On retrouve la conclusion des auteurs de "Commun" (La découverte, 2014), Pierre Dardot et Christian Laval, qui soulignent qu'on ne peut s'en remettre à la seule "spontanéité créatrice de la société", et qu'il faut considérer que "le commun est une construction politique, mieux : une institution de la politique à l'heure des dangers qui menacent l'humanité."
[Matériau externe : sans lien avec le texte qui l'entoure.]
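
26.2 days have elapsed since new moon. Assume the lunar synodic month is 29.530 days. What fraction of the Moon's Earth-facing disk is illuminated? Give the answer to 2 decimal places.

0.12

Phase angle: θ = 360°·(26.2 d)/(29.530 d) = 319.4°.
With cos θ = 0.759, the lit fraction is (1 − 0.759)/2 ≈ 0.120.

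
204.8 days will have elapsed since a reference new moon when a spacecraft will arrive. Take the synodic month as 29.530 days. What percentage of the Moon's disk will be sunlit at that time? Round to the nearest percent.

4%

Reduce mod P: 204.8 − 6×29.530 = 27.62 d into the current lunation.
Phase angle: θ = 360°·(27.62 d)/(29.530 d) = 336.7°.
Illuminated fraction = (1 − cos 336.7°)/2 = (1 − 0.919)/2 ≈ 0.041, so 4%.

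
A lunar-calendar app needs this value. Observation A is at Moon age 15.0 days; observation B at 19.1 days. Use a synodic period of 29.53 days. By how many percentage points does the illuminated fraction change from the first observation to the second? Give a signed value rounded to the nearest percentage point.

First observation: θ = 360°·15.0/29.53 = 182.9°, so f = 0.999.
Second observation: θ = 232.8°, f = 0.802.
Δf = 0.802 − 0.999 = -0.197, i.e. -20 pp.

-20 percentage points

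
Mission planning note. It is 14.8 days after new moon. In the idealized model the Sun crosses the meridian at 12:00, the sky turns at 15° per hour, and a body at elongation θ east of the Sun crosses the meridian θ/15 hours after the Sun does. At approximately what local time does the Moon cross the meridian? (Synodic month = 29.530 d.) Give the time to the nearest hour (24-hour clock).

00:00

Elongation θ = 360° × 14.8/29.530 ≈ 180.4°.
The Moon trails the Sun by θ/15 = 180.4/15 ≈ 12.03 hours.
12:00 + 12.03 h ≈ 00:02 → 00:00 to the nearest hour.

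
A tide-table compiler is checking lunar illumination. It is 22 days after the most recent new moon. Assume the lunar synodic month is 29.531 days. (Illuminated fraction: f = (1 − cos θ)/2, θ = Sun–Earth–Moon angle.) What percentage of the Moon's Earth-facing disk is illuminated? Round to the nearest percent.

52%

Phase angle: θ = 360°·(22 d)/(29.531 d) = 268.2°.
Illuminated fraction = (1 − cos 268.2°)/2 = (1 − (-0.032))/2 ≈ 0.516, so 52%.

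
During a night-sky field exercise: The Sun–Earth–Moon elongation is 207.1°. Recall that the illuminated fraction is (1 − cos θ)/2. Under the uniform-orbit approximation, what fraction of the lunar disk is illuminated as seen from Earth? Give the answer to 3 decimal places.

0.945

cos 207.1° = (-0.890), so f = (1 − (-0.890))/2 = 0.945.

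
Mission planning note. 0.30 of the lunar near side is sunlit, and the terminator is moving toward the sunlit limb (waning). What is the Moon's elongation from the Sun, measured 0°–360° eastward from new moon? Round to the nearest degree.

294°

cos θ = 1 − 2f = 0.400, giving a principal value of 66.4°.
A waning Moon lies in 180°–360°, so θ = 360° − 66.4° = 293.6°.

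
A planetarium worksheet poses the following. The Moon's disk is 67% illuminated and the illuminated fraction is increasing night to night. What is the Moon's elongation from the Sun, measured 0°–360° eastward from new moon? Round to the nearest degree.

110°

Invert f = (1 − cos θ)/2 to get cos θ = 1 − 2(0.67) = -0.340, hence θ₀ = arccos -0.340 = 109.9°.
The Moon is waxing (0°–180°), so θ = 109.9° directly.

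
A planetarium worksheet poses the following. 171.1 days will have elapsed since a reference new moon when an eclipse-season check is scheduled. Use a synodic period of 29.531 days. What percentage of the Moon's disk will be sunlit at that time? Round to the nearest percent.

36%

171.1 d spans 5 complete synodic months (5 × 29.531 = 147.66 d) plus 23.44 d.
Phase angle: θ = 360°·(23.44 d)/(29.531 d) = 285.8°.
cos 285.8° = 0.272, so f = (1 − 0.272)/2 = 0.364, so 36%.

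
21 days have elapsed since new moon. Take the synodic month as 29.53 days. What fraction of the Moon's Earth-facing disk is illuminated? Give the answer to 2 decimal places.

0.62

Phase angle: θ = 360°·(21 d)/(29.53 d) = 256.0°.
With cos θ = (-0.242), the lit fraction is (1 − (-0.242))/2 ≈ 0.621.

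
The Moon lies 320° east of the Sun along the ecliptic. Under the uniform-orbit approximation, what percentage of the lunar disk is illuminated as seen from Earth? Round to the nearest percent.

f = (1 − cos 320°)/2 = (1 − 0.766)/2 ≈ 0.117, i.e. 12%.

12%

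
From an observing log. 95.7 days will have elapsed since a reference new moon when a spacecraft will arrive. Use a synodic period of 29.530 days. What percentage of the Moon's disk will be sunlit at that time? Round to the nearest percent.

Reduce mod P: 95.7 − 3×29.530 = 7.11 d into the current lunation.
Phase angle: θ = 360°·(7.11 d)/(29.530 d) = 86.7°.
Illuminated fraction = (1 − cos 86.7°)/2 = (1 − 0.058)/2 ≈ 0.471, so 47%.

47%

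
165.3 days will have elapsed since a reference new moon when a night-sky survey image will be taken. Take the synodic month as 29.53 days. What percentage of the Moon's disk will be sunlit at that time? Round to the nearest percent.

91%

165.3 d spans 5 complete synodic months (5 × 29.53 = 147.65 d) plus 17.65 d.
Elongation θ = 360° × 17.65/29.53 ≈ 215.2°.
Illuminated fraction = (1 − cos 215.2°)/2 = (1 − (-0.817))/2 ≈ 0.909, so 91%.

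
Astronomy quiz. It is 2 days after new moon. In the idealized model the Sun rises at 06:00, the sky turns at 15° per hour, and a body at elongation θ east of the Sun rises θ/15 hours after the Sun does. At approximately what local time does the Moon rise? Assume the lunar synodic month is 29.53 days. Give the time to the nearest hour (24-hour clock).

08:00

Phase angle: θ = 360°·(2 d)/(29.53 d) = 24.4°.
Delay after the Sun = 24.4° / (15°/h) ≈ 1.63 h.
06:00 + 1.63 h ≈ 07:38 → 08:00 to the nearest hour.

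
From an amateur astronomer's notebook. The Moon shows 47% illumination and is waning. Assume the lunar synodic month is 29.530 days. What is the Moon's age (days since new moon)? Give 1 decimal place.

22.4 days

From f = (1 − cos θ)/2: cos θ = 1 − 2×0.47 = 0.060; arccos → 86.6°.
A waning Moon lies in 180°–360°, so θ = 360° − 86.6° = 273.4°.
Age = 29.530 × 273.4°/360° ≈ 22.43 days.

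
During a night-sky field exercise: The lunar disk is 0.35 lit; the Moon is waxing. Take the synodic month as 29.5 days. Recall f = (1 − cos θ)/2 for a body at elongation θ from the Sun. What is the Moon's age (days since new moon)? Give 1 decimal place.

5.9 days

From f = (1 − cos θ)/2: cos θ = 1 − 2×0.35 = 0.300; arccos → 72.5°.
The Moon is waxing (0°–180°), so θ = 72.5° directly.
That fraction of the synodic month is 72.5/360 × 29.5 d ≈ 5.94 d.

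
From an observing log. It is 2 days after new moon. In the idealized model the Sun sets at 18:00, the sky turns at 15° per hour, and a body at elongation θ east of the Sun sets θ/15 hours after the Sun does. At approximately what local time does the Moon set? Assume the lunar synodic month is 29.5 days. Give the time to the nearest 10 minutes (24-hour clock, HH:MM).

Elongation θ = 360° × 2/29.5 ≈ 24.4°.
The Moon trails the Sun by θ/15 = 24.4/15 ≈ 1.63 hours.
18:00 + 1.627 h ≈ 19:38 → 19:40 to the nearest ten minutes.

19:40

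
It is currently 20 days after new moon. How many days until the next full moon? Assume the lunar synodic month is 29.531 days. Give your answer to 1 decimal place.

24.3 days

Full moon occurs at elongation 180°, i.e. at age 29.531 × 180/360 = 14.765 d.
This lunation's full moon (14.765 d) has passed, so add one period: 44.296 − 20 = 24.296 days.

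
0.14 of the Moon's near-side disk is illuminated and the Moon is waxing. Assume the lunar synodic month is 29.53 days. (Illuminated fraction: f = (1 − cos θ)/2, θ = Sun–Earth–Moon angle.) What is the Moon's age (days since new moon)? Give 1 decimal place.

3.6 days

cos θ = 1 − 2f = 0.720, giving a principal value of 43.9°.
Waxing ⇒ before full, so θ = 43.9°.
Age = 29.53 × 43.9°/360° ≈ 3.60 days.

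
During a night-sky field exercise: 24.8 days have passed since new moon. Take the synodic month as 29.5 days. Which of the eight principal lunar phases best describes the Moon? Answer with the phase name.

θ ≈ 360° × 24.8/29.5 = 303°, which falls in the waning crescent sector.

waning crescent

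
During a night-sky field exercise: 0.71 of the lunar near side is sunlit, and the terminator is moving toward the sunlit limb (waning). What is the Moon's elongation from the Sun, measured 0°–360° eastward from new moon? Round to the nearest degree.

Invert f = (1 − cos θ)/2 to get cos θ = 1 − 2(0.71) = -0.420, hence θ₀ = arccos -0.420 = 114.8°.
Since the Moon is past full (waning), take the reflex angle: θ = 360° − 114.8° = 245.2°.

245°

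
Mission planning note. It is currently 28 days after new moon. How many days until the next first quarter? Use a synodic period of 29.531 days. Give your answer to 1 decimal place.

8.9 days

First quarter is 0.25 of the way through the cycle: age 0.25 × 29.531 = 7.383 d.
This lunation's first quarter (7.383 d) has passed, so add one period: 36.914 − 28 = 8.914 days.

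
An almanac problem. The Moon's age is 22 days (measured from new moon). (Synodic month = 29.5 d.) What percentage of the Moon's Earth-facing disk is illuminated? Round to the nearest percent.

The Moon has covered 22/29.5 of its cycle, so θ ≈ 360° × 22/29.5 = 268.5°.
With cos θ = (-0.027), the lit fraction is (1 − (-0.027))/2 ≈ 0.513, so 51%.

51%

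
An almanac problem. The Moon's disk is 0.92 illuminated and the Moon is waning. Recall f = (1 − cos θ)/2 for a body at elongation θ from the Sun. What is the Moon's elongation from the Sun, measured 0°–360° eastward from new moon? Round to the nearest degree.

213°

Invert f = (1 − cos θ)/2 to get cos θ = 1 − 2(0.92) = -0.840, hence θ₀ = arccos -0.840 = 147.1°.
Waning ⇒ past full, so θ = 360° − 147.1° = 212.9°.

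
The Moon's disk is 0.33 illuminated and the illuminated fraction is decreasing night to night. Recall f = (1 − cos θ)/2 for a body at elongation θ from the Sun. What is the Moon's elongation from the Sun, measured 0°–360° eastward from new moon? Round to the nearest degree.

290°

Invert f = (1 − cos θ)/2 to get cos θ = 1 − 2(0.33) = 0.340, hence θ₀ = arccos 0.340 = 70.1°.
Waning ⇒ past full, so θ = 360° − 70.1° = 289.9°.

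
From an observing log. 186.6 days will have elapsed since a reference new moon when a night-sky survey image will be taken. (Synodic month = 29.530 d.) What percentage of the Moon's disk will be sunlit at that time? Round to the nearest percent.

186.6 d spans 6 complete synodic months (6 × 29.530 = 177.18 d) plus 9.42 d.
The Moon has covered 9.42/29.530 of its cycle, so θ ≈ 360° × 9.42/29.530 = 114.8°.
cos 114.8° = (-0.420), so f = (1 − (-0.420))/2 = 0.710, so 71%.

71%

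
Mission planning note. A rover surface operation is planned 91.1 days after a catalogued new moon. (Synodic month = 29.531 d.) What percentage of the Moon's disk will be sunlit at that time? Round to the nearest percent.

7%

91.1/29.531 = 3.085 lunations, so 3 complete cycles and 2.51 d into the next.
Phase angle: θ = 360°·(2.51 d)/(29.531 d) = 30.6°.
With cos θ = 0.861, the lit fraction is (1 − 0.861)/2 ≈ 0.069, so 7%.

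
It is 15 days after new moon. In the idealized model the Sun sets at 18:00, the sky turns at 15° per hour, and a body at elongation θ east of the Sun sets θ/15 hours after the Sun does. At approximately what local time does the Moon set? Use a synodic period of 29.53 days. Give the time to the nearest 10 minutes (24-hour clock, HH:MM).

06:10

The Moon has covered 15/29.53 of its cycle, so θ ≈ 360° × 15/29.53 = 182.9°.
Delay after the Sun = 182.9° / (15°/h) ≈ 12.19 h.
18:00 + 12.191 h ≈ 06:11 → 06:10 to the nearest ten minutes.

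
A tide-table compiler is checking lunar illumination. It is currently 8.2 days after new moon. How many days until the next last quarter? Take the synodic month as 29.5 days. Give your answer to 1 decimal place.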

Il est bien question de démocratie, de règles de justice que les sociétés se donnent et auxquelles elles consentent. On voit bien aujourd'hui que ces régimes de légalité (normes environnementales en particulier, projets d'aménagement) sont bien au cœur de la contestation de l'action publique en matière agri-environnementale, qu'elle soit dans la limitation de la pression sur l'environnement (ex. mise en œuvre du plan Ecophyto 2) ou, à l'inverse, de la priorité donnée à l'activité économique industrielle (Notre Dame des Landes). Pour que les choses changent vraiment, il semble évident que ce basculement de paradigme dans la façon de compter ce qui compte aille de pair avec un "révolution" dans l'ordre du politique qui concerne autant les Etats, les pouvoirs publics que les citoyens engagés. En tant qu'acteurs économiques inscrits dans un marché agro-alimentaire aux enjeux de politiques redistributives énormes et acteurs citoyens impliqués dans la construction d'un autre projet de société, les producteurs bio organisés sont bien sur cette "ligne de crête" de la problématique des externalités.